By Sue Richards last modified Jun 25, 2008 11:22 AM

Published: 2008-06-25 11:22:36
Countries: Easter Island

As reported on CNN.com

Record tourism is already causing problems on Easter Island with tourism up 20% since 2006 and a total of 52,000 tourists visited in 2007.

Not only are sun, surf, winds and humidity eating away at the Moais (giant volcanic rock statues), but some tourists walk or climb on them, exacerbating natural deterioration.

Easter Island is a belly button experiencing a tourist boom, and some are worried the onslaught of outsiders could take a toll on the very things they come to see. "More tourism, more deterioration. More visitors, more loss," said Susana Nahoe, an archaeologist who was a liaison between Chile's National Tourism Service and the island's scientific community before leaving the post two years ago, citing "differences in values."

"We are at the point now where, either we protect what we have or we lose it," she said.

Moais (pronounced Moe-Eyes) already face a host of natural enemies. Sun, surf, winds and humidity are eating at their features. Many have been beset by blights, lichen and moss. Erosion tears away the Ahus, ceremonial platforms of dirt and stone on which they sit, and even is slowly claiming the island's porous edges.

Nahoe said most tourists are careful not to harm Moais, but some unknowingly walk or climb on them, exacerbating natural deterioration. Others deface them deliberately, including a Finnish tourist who was fined $17,000 after hacking an ear lobe off a statue in March 2008.

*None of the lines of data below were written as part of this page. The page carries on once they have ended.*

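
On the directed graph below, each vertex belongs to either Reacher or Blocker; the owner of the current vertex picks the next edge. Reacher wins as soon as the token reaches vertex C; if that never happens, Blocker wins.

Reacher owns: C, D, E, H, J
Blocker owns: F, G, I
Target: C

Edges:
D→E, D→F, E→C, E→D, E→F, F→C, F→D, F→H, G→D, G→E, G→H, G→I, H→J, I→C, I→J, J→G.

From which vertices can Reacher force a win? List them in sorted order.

A0 = {C}
A1: add {E} — E (Reacher) has E→C.
A2: add {D} — D (Reacher) has D→E.
A3 = A2; e.g. F (Blocker) can still go to H. Fixed point.
Reacher's winning region = {C, D, E}.

C, D, E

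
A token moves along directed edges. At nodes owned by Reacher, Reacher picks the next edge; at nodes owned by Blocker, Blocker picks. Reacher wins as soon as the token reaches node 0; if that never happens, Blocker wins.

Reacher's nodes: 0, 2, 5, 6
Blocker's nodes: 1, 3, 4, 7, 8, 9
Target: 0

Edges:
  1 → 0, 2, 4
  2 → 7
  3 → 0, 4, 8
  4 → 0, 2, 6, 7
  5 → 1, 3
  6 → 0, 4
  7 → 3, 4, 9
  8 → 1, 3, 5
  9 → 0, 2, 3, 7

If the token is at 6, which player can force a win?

A0 = {0}
A1: add {6} — 6 (Reacher) has 6→0.
A2 = A1; e.g. 1 (Blocker) can still go to 2. Fixed point.
6 ∈ A1, so Reacher can force the target.

Reacher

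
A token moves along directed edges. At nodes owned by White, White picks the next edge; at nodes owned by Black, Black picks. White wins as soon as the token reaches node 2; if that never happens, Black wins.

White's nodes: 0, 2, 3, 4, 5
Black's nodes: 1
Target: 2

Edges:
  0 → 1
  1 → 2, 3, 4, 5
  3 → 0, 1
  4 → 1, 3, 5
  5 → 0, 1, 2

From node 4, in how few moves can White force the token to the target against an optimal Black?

A0 = {2}
A1: add {5} — 5 (White) has 5→2.
A2: add {4} — 4 (White) has 4→5.
A3 = A2; e.g. 0 (White) has no edge into A2. Fixed point.
4 enters the attractor at level 2, so White can force the target in 2 moves from there.

2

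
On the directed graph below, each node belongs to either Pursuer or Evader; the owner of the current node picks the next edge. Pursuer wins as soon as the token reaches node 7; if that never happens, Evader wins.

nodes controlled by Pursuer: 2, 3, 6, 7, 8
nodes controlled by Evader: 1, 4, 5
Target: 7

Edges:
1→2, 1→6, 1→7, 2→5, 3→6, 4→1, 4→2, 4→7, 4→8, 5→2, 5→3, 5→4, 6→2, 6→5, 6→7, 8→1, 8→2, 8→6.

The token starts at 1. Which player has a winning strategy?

Evader

A0 = {7}
A1: add {6} — 6 (Pursuer) has 6→7.
A2: add {3, 8} — 3 (Pursuer) has 3→6; 8 (Pursuer) has 8→6.
A3 = A2; e.g. 1 (Evader) can still go to 2. Fixed point.
1 never enters the attractor, so Evader can avoid the target forever.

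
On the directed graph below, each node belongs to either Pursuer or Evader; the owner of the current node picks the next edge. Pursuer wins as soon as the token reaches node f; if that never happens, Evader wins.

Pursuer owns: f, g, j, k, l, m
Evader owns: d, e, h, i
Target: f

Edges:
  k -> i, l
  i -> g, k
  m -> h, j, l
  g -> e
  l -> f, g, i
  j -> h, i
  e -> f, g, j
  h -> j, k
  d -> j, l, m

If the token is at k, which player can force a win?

A0 = {f}
A1: add {l} — l (Pursuer) has l→f.
A2: add {k, m} — k (Pursuer) has k→l; m (Pursuer) has m→l.
A3 = A2; e.g. d (Evader) can still go to j. Fixed point.
k ∈ A2, so Pursuer can force the target.

Pursuer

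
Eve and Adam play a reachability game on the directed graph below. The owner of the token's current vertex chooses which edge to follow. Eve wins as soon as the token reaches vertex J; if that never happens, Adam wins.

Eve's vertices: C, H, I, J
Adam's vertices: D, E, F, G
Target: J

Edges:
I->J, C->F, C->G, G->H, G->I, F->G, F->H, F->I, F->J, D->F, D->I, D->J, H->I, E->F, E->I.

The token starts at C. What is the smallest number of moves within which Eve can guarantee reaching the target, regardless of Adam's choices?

A0 = {J}
A1: add {I} — I (Eve) has I→J.
A2: add {H} — H (Eve) has H→I.
A3: add {G} — G (Adam): all of {H, I} already in.
A4: add {C, F} — C (Eve) has C→G; F (Adam): all of {G, H, I, J} already in.
C enters the attractor at level 4, so Eve can force the target in 4 moves from there.

4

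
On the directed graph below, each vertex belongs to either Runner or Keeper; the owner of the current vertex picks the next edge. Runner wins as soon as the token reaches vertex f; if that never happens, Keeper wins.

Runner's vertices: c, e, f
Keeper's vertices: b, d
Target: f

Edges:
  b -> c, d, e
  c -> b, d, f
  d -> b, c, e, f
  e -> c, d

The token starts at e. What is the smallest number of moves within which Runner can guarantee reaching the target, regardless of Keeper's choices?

A0 = {f}
A1: add {c} — c (Runner) has c→f.
A2: add {e} — e (Runner) has e→c.
A3 = A2; e.g. b (Keeper) can still go to d. Fixed point.
e enters the attractor at level 2, so Runner can force the target in 2 moves from there.

2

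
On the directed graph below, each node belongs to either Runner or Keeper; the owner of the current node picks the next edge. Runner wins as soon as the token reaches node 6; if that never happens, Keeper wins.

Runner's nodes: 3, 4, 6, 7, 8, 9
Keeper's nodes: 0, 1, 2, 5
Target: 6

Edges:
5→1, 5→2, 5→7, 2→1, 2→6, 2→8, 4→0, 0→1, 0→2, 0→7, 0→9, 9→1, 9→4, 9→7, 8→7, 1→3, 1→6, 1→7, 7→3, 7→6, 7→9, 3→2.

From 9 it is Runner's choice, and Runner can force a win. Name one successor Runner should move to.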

What can be done to better-protect Moais is difficult to answer. But then, so much about this place raises beguiling questions. Why were the heads built? How were they lugged all over the island? What happened to their eyes? And what catastrophe befell civilization, causing people to suddenly stop making the Moai and topple the ones they'd completed?

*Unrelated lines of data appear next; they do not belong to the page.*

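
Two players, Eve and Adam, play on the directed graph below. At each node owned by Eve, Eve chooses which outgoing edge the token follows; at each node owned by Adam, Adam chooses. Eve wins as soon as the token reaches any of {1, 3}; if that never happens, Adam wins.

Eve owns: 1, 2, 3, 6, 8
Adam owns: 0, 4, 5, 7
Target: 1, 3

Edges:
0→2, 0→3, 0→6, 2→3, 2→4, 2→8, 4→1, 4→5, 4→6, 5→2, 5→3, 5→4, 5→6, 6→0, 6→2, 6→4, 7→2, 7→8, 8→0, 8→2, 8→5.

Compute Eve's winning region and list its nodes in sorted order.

0, 1, 2, 3, 6, 7, 8

A0 = {1, 3}
A1: add {2} — 2 (Eve) has 2→3.
A2: add {6, 8} — 6 (Eve) has 6→2; 8 (Eve) has 8→2.
A3: add {0, 7} — 0 (Adam): all of {2, 3, 6} already in; 7 (Adam): all of {2, 8} already in.
A4 = A3; e.g. 4 (Adam) can still go to 5. Fixed point.
Eve's winning region = {0, 1, 2, 3, 6, 7, 8}.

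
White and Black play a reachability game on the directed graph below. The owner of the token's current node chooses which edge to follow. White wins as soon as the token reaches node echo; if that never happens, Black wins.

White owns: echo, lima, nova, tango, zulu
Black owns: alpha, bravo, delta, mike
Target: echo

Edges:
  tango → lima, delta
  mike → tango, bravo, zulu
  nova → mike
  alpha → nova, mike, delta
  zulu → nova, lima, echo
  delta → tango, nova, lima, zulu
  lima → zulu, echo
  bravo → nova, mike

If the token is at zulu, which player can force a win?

A0 = {echo}
A1: add {lima, zulu} — lima (White) has lima→echo; zulu (White) has zulu→echo.
zulu ∈ A1, so White can force the target.

White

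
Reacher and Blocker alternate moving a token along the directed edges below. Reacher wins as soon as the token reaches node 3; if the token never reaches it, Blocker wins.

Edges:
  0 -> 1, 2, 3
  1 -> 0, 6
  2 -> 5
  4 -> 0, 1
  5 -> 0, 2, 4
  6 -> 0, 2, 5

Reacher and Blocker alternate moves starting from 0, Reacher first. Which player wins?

Track states (vertex, player-to-move).
A0 = {(3,Reacher), (3,Blocker)}
A1: add {(0,Reacher)}.
(0,Reacher) ∈ A1 ⇒ Reacher forces the target.

Reacher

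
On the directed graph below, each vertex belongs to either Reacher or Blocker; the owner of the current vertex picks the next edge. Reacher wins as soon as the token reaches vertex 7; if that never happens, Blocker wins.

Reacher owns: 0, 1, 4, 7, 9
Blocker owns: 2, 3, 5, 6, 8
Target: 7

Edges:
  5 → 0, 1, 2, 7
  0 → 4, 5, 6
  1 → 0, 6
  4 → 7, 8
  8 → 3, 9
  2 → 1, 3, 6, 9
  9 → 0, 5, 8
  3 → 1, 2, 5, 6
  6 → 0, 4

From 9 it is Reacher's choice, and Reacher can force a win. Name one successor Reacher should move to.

A0 = {7}
A1: add {4} — 4 (Reacher) has 4→7.
A2: add {0} — 0 (Reacher) has 0→4.
A3: add {1, 6, 9} — 1 (Reacher) has 1→0; 6 (Blocker): all of {0, 4} already in; 9 (Reacher) has 9→0.
A4 = A3; e.g. 2 (Blocker) can still go to 3. Fixed point.
From 9, successor 0 is in the attractor (rank 2); the other successors 5, 8 are not.

0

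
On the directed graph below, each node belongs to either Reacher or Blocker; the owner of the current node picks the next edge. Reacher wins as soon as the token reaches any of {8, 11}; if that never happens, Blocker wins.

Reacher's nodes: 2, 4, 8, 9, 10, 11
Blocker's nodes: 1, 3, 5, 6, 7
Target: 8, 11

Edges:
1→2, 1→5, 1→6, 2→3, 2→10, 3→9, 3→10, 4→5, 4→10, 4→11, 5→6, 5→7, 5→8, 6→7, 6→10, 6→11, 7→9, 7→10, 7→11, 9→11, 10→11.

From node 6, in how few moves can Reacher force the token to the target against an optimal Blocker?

A0 = {8, 11}
A1: add {4, 9, 10} — 4 (Reacher) has 4→11; 9 (Reacher) has 9→11; 10 (Reacher) has 10→11.
A2: add {2, 3, 7} — 2 (Reacher) has 2→10; 3 (Blocker): all of {9, 10} already in; 7 (Blocker): all of {9, 10, 11} already in.
A3: add {6} — 6 (Blocker): all of {7, 10, 11} already in.
6 enters the attractor at level 3, so Reacher can force the target in 3 moves from there.

3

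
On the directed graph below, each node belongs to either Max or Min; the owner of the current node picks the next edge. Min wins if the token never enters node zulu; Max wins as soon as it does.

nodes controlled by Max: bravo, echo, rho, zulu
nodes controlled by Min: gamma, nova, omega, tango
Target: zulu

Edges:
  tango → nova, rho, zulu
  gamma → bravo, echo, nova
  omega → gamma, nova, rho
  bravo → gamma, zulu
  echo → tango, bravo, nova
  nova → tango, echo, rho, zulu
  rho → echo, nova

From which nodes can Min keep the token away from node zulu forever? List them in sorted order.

gamma, nova, omega, tango

A0 = {zulu}
A1: add {bravo} — bravo (Max) has bravo→zulu.
A2: add {echo} — echo (Max) has echo→bravo.
A3: add {rho} — rho (Max) has rho→echo.
A4 = A3; e.g. tango (Min) can still go to nova. Fixed point.
Max's attractor = {bravo, echo, rho, zulu}; Min avoids the target exactly from the complement.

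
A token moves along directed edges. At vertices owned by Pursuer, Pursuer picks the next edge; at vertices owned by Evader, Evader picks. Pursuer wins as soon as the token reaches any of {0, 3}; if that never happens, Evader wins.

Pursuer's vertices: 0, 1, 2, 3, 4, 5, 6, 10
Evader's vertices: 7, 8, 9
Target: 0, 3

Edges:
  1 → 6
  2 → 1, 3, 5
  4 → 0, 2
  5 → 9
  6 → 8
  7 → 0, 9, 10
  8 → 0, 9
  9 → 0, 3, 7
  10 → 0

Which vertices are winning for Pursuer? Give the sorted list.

A0 = {0, 3}
A1: add {2, 4, 10} — 2 (Pursuer) has 2→3; 4 (Pursuer) has 4→0; 10 (Pursuer) has 10→0.
A2 = A1; e.g. 1 (Pursuer) has no edge into A1. Fixed point.
Pursuer's winning region = {0, 2, 3, 4, 10}.

0, 2, 3, 4, 10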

Settlers arrived from the Marquesas Islands to the north between 400 and 600. Society flourished until about 1680 and Moais probably were constructed to honor tribal leaders. But resources became scarce as the population grew. When islanders cut down all the trees, tribal warfare erupted, leading to cannibalism and the pulling down of the Moai.

In 1967, Chile's Lan Airlines began using it as a refuelling stop en route to Tahiti. Tourists began arriving en masse 20 years later, when a 2-mile runway was built as an alternate landing site for the U.S. space shuttle.

Today, in addition to a few cruise ships (and the odd cruising yachtsman), there are eight flights a week from Santiago, Chile's capital, and Papeete, Tahiti. During low season, late March through July, the number of weekly flights drops to four, but packed planes have brought record numbers of tourists.

"Every flight is full," said Pedro Edmunds, mayor of the only town, Hanga Roa. "It's been brutal. But in a good way."

Easter Island has been an UNESCO World Heritage Site since 1995, but officials attribute the recent spike to last year's New Seven Wonders of the World contest. The island didn't win, finishing eighth, but Edmunds said officials expect 2008 tourism totals to match 2007, spurred by positive word-of-mouth from visitors. Also helping is the new Explora, the island's first all-inclusive, eco-friendly resort. Long-time favourite the Hanga Roa Hotel is undergoing a major expansion too.

The island has 1,524 archaeological sites, including the 887 Moais, of which only about 50 have been restored. Repairing and placing Moais upright can cause them to deteriorate faster since they are more exposed than statues that remain face down or buried.

Edmunds said 54 types of blights feast on Moais and that "there's really nothing being done" to protect them. Nahoe said a 2003 experiment by UNESCO and experts from Japan injected five Moai with a sealant that helped protect against humidity and lichen. The results were positive, but the treatment proved too costly for widespread use.

Both complained that problems with preservation are exacerbated by the fact the island must report to Chile.

"There's no understanding of the clamor of the Rapa Nui people to control what's theirs," said Edmunds, referring to the island by its official native name, Rapa Nui. "They don't leave us room to be creative ... Everything is in Santiago, where so many have never even visited the island."